As far back as 1971, Janis Irvin described a key characteristic of groupthink as ‘remaining loyal to the group by sticking with policies to which the group has already committed itself, even when those policies are obviously working out badly and have unintended consequences that disturb the conscience of each member’. This phenomenon is of particular concern in the context of organisational values as groupthink can create a culture where values are given ‘lip-service’, but daily practice does not change. Cultures can be created where the ends justify the means and securing a big sale (or that award winning scoop) are rewarded, despite the contravention of values that may have occurred along the way.

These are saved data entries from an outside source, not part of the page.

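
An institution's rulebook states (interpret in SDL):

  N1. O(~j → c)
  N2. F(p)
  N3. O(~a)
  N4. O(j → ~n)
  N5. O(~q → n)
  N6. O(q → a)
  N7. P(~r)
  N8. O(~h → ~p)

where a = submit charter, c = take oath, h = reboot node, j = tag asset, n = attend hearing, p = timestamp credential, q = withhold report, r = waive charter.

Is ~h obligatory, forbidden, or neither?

Premise 8 is O(~h → ~p); even if O(~p) held, inferring O(~h) would be affirming the consequent — invalid.
No premise or chain of K-axiom applications forces O(~h), and none forces O(h). So ~h is neither obligatory nor forbidden under these norms.

Neither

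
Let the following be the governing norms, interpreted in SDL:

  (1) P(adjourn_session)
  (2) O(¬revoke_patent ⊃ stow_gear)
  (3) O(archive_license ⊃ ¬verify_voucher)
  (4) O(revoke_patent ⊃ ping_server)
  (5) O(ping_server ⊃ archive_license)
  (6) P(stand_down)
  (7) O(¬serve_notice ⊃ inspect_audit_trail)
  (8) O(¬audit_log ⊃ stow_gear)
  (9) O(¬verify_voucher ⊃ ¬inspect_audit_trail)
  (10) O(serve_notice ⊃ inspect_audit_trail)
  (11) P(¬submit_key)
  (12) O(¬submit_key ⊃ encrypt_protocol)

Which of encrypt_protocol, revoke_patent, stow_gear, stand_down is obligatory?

stow_gear

Premises 10 and 7 are O(serve_notice ⊃ inspect_audit_trail) and O(¬serve_notice ⊃ inspect_audit_trail); every ideal world satisfies serve_notice or ¬serve_notice, so in either case inspect_audit_trail holds — hence O(inspect_audit_trail).
Premise 9, O(¬verify_voucher ⊃ ¬inspect_audit_trail), contraposes to O(inspect_audit_trail ⊃ verify_voucher); with O(inspect_audit_trail) we get O(verify_voucher).
Premise 3 is O(archive_license ⊃ ¬verify_voucher); contrapositively O(verify_voucher ⊃ ¬archive_license). Since O(verify_voucher) holds, K gives O(¬archive_license).
The contrapositive of premise 5 (O(ping_server ⊃ archive_license)) is O(¬archive_license ⊃ ¬ping_server), and O(¬archive_license) is already established, so O(¬ping_server).
Premise 4 is O(revoke_patent ⊃ ping_server); contrapositively O(¬ping_server ⊃ ¬revoke_patent). Since O(¬ping_server) holds, K gives O(¬revoke_patent).
With premise 2, O(¬revoke_patent ⊃ stow_gear), the K-axiom yields O(stow_gear).
So O(stow_gear) holds — stow_gear is obligatory. None of the other listed options is made obligatory by any chain of premises.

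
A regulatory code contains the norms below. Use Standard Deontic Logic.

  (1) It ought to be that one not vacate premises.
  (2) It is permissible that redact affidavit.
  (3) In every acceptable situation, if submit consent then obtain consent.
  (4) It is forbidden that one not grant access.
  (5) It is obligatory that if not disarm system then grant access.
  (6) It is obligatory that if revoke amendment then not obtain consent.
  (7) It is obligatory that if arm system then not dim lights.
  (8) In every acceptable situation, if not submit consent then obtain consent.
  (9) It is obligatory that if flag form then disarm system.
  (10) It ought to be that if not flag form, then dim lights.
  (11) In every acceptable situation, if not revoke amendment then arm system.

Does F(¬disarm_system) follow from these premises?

Yes

By case analysis on ¬submit_consent: premise 8 gives O(¬submit_consent → obtain_consent) and premise 3 gives O(submit_consent → obtain_consent), so O(obtain_consent) either way.
Premise 6 is O(revoke_amendment → ¬obtain_consent); contrapositively O(obtain_consent → ¬revoke_amendment). Since O(obtain_consent) holds, K gives O(¬revoke_amendment).
With premise 11, O(¬revoke_amendment → arm_system), the K-axiom yields O(arm_system).
Premise 7 is O(arm_system → ¬dim_lights); since O(arm_system), deontic closure gives O(¬dim_lights).
Premise 10, O(¬flag_form → dim_lights), contraposes to O(¬dim_lights → flag_form); with O(¬dim_lights) we get O(flag_form).
With premise 9, O(flag_form → disarm_system), the K-axiom yields O(disarm_system).
Premises 1, 2, 4, 5 do not contribute to this derivation.
So O(disarm_system) holds, i.e. F(¬disarm_system). The claim follows.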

Furthermore, it could be argued that the very process of embedding values may encourage a greater propensity towards groupthink. A central premise for embedding values is to encourage a shared understanding and influence group attitudes and behaviours. The result can be to downplay and avoid conflict relating to the values. While our research identifies many approaches that organisations can undertake to embed their values, they must also provide mechanisms to challenge behaviours, rather than seeking to silence dissenters. The experiences at the BBC and BrewDog highlight the need for effective mechanisms that encourage debate and allow for whistleblowing, so that staff can challenge the behaviour of others without fear. Be careful not to muzzle the lone wolf who cried foul, they may turn out to be your best friend.
The paradox of organisational values is that, ultimately, it is more important to avoid a shared mindset, than to encourage it. Generating informal, and formal, opportunities to challenge behaviours you don’t want is just as important as creating mechanisms to encourage the behaviours that you do want. Just as it is critical to work to embed values, it is also essential to provide the space for their use (and their application) to be challenged.
Any views expressed are those of the author and not necessarily those of the Institute as a whole.